Actually looking at my copy, I think the compression is the best thing about the entire disc. There's no macroblocking, no digital artifacts around areas of high contrast and no image break up on complex images. In fact, it passes the true encoding test and that's fades to and from black. Not many people know this, but that's one of the hardest things an encoder has to deal with (especially with low bit rates).
If they're releasing it in 4:3 without DNR, I'm totally going to trade mine in. There's no way an upconverted DVD will look better then scanned film encoded in HD. The encoder used to do the compression has a far, far greater effect on image quality then the bit rate. Also, just do the math. 4 DVD 9s (34.8GB) of information vs. 1 BD50 (50GB) of information.
For a distributor to go this far I think is a pretty big deal. Good on them.
I doubt on a projection system it will look good, no way can you fit 650 minutes onto one disc without filtering away high frequency information, just because it looks HD doesn't mean it fulfills the formats potential, you get "smooth" filtered HD and you get film like HD, this was shot 35mm film, can you really say it looks like it should look like.

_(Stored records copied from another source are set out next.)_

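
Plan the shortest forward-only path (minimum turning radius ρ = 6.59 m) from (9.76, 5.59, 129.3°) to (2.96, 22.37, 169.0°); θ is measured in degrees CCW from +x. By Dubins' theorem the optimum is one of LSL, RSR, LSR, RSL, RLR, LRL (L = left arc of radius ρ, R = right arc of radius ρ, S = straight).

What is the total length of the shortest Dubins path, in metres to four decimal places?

Let ψ = atan2(Δy, Δx) = atan2(16.78, -6.80) = 112.0600° be the start→goal bearing.
Normalize: d = |goal − start| / ρ = 18.105480/6.59 = 2.747417, α = (θ_start − ψ) mod 360° = 17.2400° = 0.300895 rad, β = (θ_goal − ψ) mod 360° = 56.9400° = 0.993791 rad.
Common terms: sin α = 0.296375, cos α = 0.955072, sin β = 0.838100, cos β = 0.545517, cos(α−β) = 0.769400, d² = 7.548302. Work in radians in the unit-radius frame; every candidate has L = ρ·(t + p + q).
LSL: p² = 2 + d² − 2cos(α−β) + 2d(sin α − sin β) = 5.032815; p = √p² = 2.243394; φ = atan2(cos β − cos α, d + sin α − sin β) = -0.183590 rad; t = (φ − α) mod 2π = 5.798700 rad, q = (β − φ) mod 2π = 1.177381 rad → L = 6.59·(5.798700 + 2.243394 + 1.177381) = 6.59·9.219475 = 60.756338 m
RSR: p² = 2 + d² − 2cos(α−β) + 2d(sin β − sin α) = 10.986190; p = √p² = 3.314542; φ = atan2(cos α − cos β, d − sin α + sin β) = 0.123880 rad; t = (α − φ) mod 2π = 0.177016 rad, q = (φ − β) mod 2π = 5.413274 rad → L = 6.59·(0.177016 + 3.314542 + 5.413274) = 6.59·8.904832 = 58.682842 m
LSR: p² = d² − 2 + 2cos(α−β) + 2d(sin α + sin β) = 13.320855; p = √p² = 3.649775; φ = atan2(−cos α − cos β, d + sin α + sin β) − atan2(−2, p) = 0.132423 rad; t = (φ − α) mod 2π = 6.114713 rad, q = (φ − β) mod 2π = 5.421817 rad → L = 6.59·(6.114713 + 3.649775 + 5.421817) = 6.59·15.186305 = 100.077747 m
RSL: p² = d² − 2 + 2cos(α−β) − 2d(sin α + sin β) = 0.853346; p = √p² = 0.923768; φ = atan2(cos α + cos β, d − sin α − sin β) − atan2(2, p) = -0.388776 rad; t = (α − φ) mod 2π = 0.689671 rad, q = (β − φ) mod 2π = 1.382567 rad → L = 6.59·(0.689671 + 0.923768 + 1.382567) = 6.59·2.996005 = 19.743674 m
RLR: c = (6 − d² + 2cos(α−β) + 2d(sin α − sin β))/8 = -0.373274; p = 2π − arccos c = 4.329854 rad; φ = atan2(cos α − cos β, d − sin α + sin β) = 0.123880 rad; t = (α − φ + p/2) mod 2π = 2.341942 rad, q = (α − β − t + p) mod 2π = 1.295016 rad → L = 6.59·(2.341942 + 4.329854 + 1.295016) = 6.59·7.966812 = 52.501288 m
LRL: c = (6 − d² + 2cos(α−β) − 2d(sin α − sin β))/8 = 0.370898; p = 2π − arccos c = 5.092365 rad; φ = atan2(cos β − cos α, d + sin α − sin β) = -0.183590 rad; t = (φ − α + p/2) mod 2π = 2.061697 rad, q = (β − α − t + p) mod 2π = 3.723563 rad → L = 6.59·(2.061697 + 5.092365 + 3.723563) = 6.59·10.877626 = 71.683552 m
Shortest: RSL with L = 19.743674 m ≈ 19.7437 m

19.7437 m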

It's a big deal indeed a huge deal for me that they chose one disc only, i have seen the results of over compression on films, such as Seraphim Falls, UK edition, ( just one example ) it turns everything smooth and the best detail is obliterated, it's DNR HD, its also obvious on a larger screen, maybe you like that, i don't, there is also the "blur effect" with DNR, sorry but can you really tell me this disc with 650 minutes on it looks good, i just doubt it.
One disc obviously won't look as good as 3, that's a no brainer. But all this talk about smoothing or "DNR HD" (which doesn't even exist) makes no sense. The discs don't look great, but that's the noise reduction's fault much more so then the low bitrate. And that's a separate step, before the video is even compressed. The compression itself is surprising considering the amount of video they fit on a disc. As I mentioned in my last post, the types of noise you get from low bitrates aren't there.
Also, from the sound of your posts, you never even saw the the discs. You can't just recycle terms you read from previous posts and make assumptions. Why because you rented other movies you didn't like and played them on a giant dull projector? Come on. I watched 6 episodes so far on a 58" plasma TV and they look a bit smooth. The picture looks much better then upconverted DVDs. The real problem was the decision to crop the video. Hopefully, they'll skip the noise reduction on the 4:3 version and they'll look even better.
If they follow it up with a blu ray of The Gemini Man in 4:3 then we 70s invisibility fans may be very happy.